Les innocents ★★★★
(M) 99 minutes
Sylvie, une femme d’un certain âge (Anouk Grinberg), enseigne le théâtre dans une prison française. Parce qu’elle est optimiste et rêveuse vive, elle tombe amoureuse d’un des détenus. Son fils Abel (Louis Garrel) est consterné par son troisième mariage en prison. C’est une récidiviste, une romancière en série, avec des émotions d’adolescente.
Il y a une scène amusante dans une voiture sur le chemin de la prison. « Je suis toujours ta mère », dit-elle à son fils désapprobateur. « Oui, et tu es fou », répond-il.
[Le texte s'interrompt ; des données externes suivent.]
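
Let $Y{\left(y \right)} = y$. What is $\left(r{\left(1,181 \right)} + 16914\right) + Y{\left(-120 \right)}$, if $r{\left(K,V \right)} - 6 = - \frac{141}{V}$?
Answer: $\frac{3040659}{181} \approx 16799.0$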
À ce moment-là, ils se précipitent derrière un bus de la prison et Sylvie amène la voiture, imprudemment près. Elle veut que son amant rencontre son fils, même si c’est par la fenêtre. Il a raison, elle est folle.
La première partie – une mère qui enseigne le théâtre aux condamnés – est autobiographique. Louis Garrel grandit entouré d’hommes d’une certaine expérience. Il reste fidèle à lui-même dans tous ses films; il en a fait quatre depuis 2015. Les autres sont Deux amis, Un homme fidèle et La Croisade. Dans chacune, le personnage de Garrel s’appelle Abel : une de ses marques de fabrique. Il joue lui-même, avec des variations. Cette fois, ce n’est pas gratuit.
Abel numéro quatre est égocentrique et méfiant, en proie au chagrin depuis la mort de sa femme. La belle Clémence (Noémie Merlant) était la meilleure amie de sa femme. Elle et Abel sont liés par le chagrin mais Clémence est son opposé – débordant de vie et d’amour, une aventure qui attend de se produire. Abel commence à suivre Michel, le nouveau mari de sa mère, magnifiquement joué par Roschdy Zem. Abel découvre bientôt ce qu’il soupçonnait : Michel prépare un travail.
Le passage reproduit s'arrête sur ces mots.